Né puttane né madonne. Un diritto anche per le donne in politica
Dal blog Cronache Marziane a cura di Rossella Lamina
La presidente della Camera Boldrini condanna come “sessista” una parodia della ministro Boschi. Ma le donne in politica sono come madonnine in una teca? E non sarà giunta l’ora di piantarla con il “politicamente corretto”, soprattutto quando invoca la censura?
Passato un 8 marzo segnato da tremendi fatti di cronaca, da celebrazioni ufficiali in cui da tempo è ricicciata l’esaltazione dei valori muliebri (pazienza, spirito di sacrificio…son tutte belle le mamme del mondo); spenta la fontana rosso sangue del Quirinale – un rimando, più che alla giornata internazionale della donna, a un 2 novembre di commemorazione delle sole defunte (“Alle donne vittime della violenza”, campeggiava sotto l’obelisco: un monumento al carnefice ignoto?), proviamo dunque a domandarci se la china funerea e bacchettona, che sta prendendo piede oggi in Italia, sia veramente utile ai dritti delle donne.

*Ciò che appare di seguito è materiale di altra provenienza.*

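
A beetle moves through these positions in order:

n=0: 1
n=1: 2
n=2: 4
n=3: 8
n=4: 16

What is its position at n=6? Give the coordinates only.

Consecutive displacements +1, +2, +4, +8 scale by a factor of 2 each step.
step 5: 16 + 16 → 32
step 6: 32 + 32 → 64

64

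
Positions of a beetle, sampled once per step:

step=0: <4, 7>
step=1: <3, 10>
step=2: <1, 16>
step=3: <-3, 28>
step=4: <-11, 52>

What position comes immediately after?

Step-to-step displacements: <-1, +3>, <-2, +6>, <-4, +12>, <-8, +24>; each is 2× the previous.
step 5: <-11, 52> + <-16, +48> → <-27, 100>

<-27, 100>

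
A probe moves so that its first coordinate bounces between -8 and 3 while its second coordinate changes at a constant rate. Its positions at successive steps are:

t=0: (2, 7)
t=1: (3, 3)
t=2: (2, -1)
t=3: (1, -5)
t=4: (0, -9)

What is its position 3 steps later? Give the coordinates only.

The first coordinate travels 1 per step and bounces off the walls at -8 and 3.
  step 5: 0 → -1
  step 6: -1 → -2
  step 7: -2 → -3
The second coordinate changes by -4 each step: at step 7 it is -21.

(-3, -21)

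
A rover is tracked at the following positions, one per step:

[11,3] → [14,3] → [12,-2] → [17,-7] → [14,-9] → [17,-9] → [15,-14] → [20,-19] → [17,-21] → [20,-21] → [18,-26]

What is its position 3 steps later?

Differencing gives [+3,+0], [-2,-5], [+5,-5], [-3,-2], [+3,+0], [-2,-5], [+5,-5], [-3,-2], [+3,+0], [-2,-5]. This is the pattern [+3,+0], [-2,-5], [+5,-5], [-3,-2] repeated.
step 11: apply [+5,-5] → [23,-31]
step 12: apply [-3,-2] → [20,-33]
step 13: apply [+3,+0] → [23,-33]

[23,-33]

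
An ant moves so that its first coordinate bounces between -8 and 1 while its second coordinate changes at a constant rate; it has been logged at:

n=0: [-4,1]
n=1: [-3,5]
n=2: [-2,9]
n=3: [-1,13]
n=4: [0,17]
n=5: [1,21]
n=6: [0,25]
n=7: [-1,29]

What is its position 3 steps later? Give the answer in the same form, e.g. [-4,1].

[-4,41]

The first coordinate travels 1 per step and bounces off the walls at -8 and 1.
  step 8: -1 → -2
  step 9: -2 → -3
  step 10: -3 → -4
The second coordinate changes by +4 each step: at step 10 it is 41.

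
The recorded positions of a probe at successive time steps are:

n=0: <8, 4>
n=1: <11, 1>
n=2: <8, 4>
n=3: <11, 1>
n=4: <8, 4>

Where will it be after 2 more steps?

The jumps are <+3, -3>, <-3, +3>, <+3, -3>, <-3, +3> — a geometric progression with ratio -1.
step 5: <8, 4> + <+3, -3> → <11, 1>
step 6: <11, 1> + <-3, +3> → <8, 4>

<8, 4>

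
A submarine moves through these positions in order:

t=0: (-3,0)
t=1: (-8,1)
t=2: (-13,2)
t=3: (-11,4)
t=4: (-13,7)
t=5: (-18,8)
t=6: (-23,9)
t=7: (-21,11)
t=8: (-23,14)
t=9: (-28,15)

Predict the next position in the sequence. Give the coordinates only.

Step-to-step displacements: (-5,+1), (-5,+1), (+2,+2), (-2,+3), (-5,+1), (-5,+1), (+2,+2), (-2,+3), (-5,+1) — a repeating cycle of length 4.
step 10: apply (-5,+1) → (-33,16)

(-33,16)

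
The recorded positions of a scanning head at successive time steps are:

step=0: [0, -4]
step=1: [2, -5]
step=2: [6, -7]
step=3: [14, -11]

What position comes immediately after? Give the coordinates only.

Step-to-step displacements: [+2, -1], [+4, -2], [+8, -4]; each is 2× the previous.
step 4: [14, -11] + [+16, -8] → [30, -19]

[30, -19]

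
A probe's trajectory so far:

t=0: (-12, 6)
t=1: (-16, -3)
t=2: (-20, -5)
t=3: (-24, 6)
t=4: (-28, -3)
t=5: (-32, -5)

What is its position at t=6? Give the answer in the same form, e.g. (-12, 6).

The first coordinate changes by -4 each step, so at step 6 it is -12 + 6·(-4) = -36.
The second coordinate repeats the cycle [6, -3, -5] with period 3; step 6 mod 3 = 0, giving 6.

(-36, 6)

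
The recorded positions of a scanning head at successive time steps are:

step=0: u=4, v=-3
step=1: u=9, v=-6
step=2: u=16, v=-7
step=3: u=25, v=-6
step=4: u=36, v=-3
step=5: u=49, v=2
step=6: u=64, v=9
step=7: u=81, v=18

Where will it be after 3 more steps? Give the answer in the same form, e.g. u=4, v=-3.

u=144, v=57

Successive displacements: (+5, -3), (+7, -1), (+9, +1), (+11, +3), (+13, +5), (+15, +7), (+17, +9) — each changes by (+2, +2).
step 8: u=81, v=18 + (+19, +11) → u=100, v=29
step 9: u=100, v=29 + (+21, +13) → u=121, v=42
step 10: u=121, v=42 + (+23, +15) → u=144, v=57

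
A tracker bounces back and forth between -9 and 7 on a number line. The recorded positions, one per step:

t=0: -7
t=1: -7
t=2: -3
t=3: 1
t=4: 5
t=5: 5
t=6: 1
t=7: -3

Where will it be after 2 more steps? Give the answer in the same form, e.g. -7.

The value reflects between -9 and 7, moving 4 per step.
  step 8: -3 → -7
  step 9: -7 → -7

-7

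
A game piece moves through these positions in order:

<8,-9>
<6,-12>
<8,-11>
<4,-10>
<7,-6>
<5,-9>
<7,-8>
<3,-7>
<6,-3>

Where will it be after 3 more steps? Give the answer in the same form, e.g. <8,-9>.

<2,-4>

Step-to-step displacements: <-2,-3>, <+2,+1>, <-4,+1>, <+3,+4>, <-2,-3>, <+2,+1>, <-4,+1>, <+3,+4> — a repeating cycle of length 4.
step 9: apply <-2,-3> → <4,-6>
step 10: apply <+2,+1> → <6,-5>
step 11: apply <-4,+1> → <2,-4>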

“Ci sono tanti modi per fare satira, ma quando si cede al sessismo la satira diventa qualcosa di altro”, ha dichiarato Laura Boldrini in merito all’imitazione messa in scena su Rai Tre dall’attrice Virginia Raffaele. Intanto il deputato PD Michele Anzaldi ha inviato una lettera alla presidente della RAI Tarantola, per chiedere di “valutare se questo è servizio pubblico“.
ecco il video:
Copioni già recitati, soprattutto quando in ballo c’è la RAI. Ma in cosa la – assai blanda – satira in questione sarebbe “sessista”, e dunque assimilabile ad un insulto? La lettura applicata a Maria Elena Boschi da Virginia Raffaele, ed il conseguente meccanismo comico, è simile a quella riservata al premier Renzi da parte di Maurizio Crozza: entrambe mettono in luce l’uso della seduzione come arma per distogliere gli interlocutori dall’assenza di contenuti politici concreti. Allora, Renzi sì e Boschi no? Dal canto suo, l’attuale ministro per i Rapporti con il Parlamento, saggiamente, non se ne risente.
Se è vero che nel nostro Paese le donne in politica, nelle istituzioni, ai vertici delle aziende e degli apparati che contano sono ancora sparuta minoranza (ed evviva il trasversale sussulto pro-quote rosa delle deputate), questo non implica che le donne giunte in posizioni di potere non debbano essere soggette a critiche od agli sbeffeggiamenti della satira. Reclamo il diritto a parlare male dell’operato di figure come Angela Merkel o Margaret Thatcher, persino post mortem – ed anche della regina Vittoria, che nel suo impeto castigatorio fece coprir le gambe pure ai britannici tavolini.
Invece le gambe delle donne – insieme a tutto il corpo femminile, intero o fatto a pezzi – non ci vengono certo lesinate in questa Italia, dove è in corso un conflitto, “a bassa intensità” ma non meno cruento, contro il protagonismo reale delle donne. Tutto congiura per tenerle lontane dalla sfera pubblica: solo il 47,1% lavora fuori casa; artiste, intellettuali – ed anche attrici di satira e donne politiche – faticano a prendersi spazio e parola se poco “decorative” o non allineate.
Però dalla censura – strumento per sua natura repressivo – nulla di buono è mai venuto in favore della liberazione di chiunque. “Né puttane, né madonne: solo donne”, recitava uno storico slogan del movimento femminista. Se non si vuole soltanto difendere uno status, quella rivendicazione dovrebbe essere valida anche per le donne presenti in politica e nelle istituzioni.
Personalmente, poi, ne ho fin su i capelli dell’uso delle tematiche di genere come pretestuosa mannaia, buona per tagliar via domande scomode, ghigliottinare opposizioni o invadere paesi stranieri. Provo ancora profondo disgusto per l’enfasi mediatica sulle donne afgane, scese festanti in strada senza il burqa, portato via dai “liberatori” americani. Gli stessi liberatori che negli anni successivi le hanno rese “effetti collaterali”, bombardando funerali e cortei nunziali, dove l’odioso burqa è andato a coprire cadaveri di donne.
Per fortuna, anche in questo ultimo 8 marzo, le donne sono tornate in piazza, a Roma come in altre città, con la parola d’ordine “#IO DECIDO”.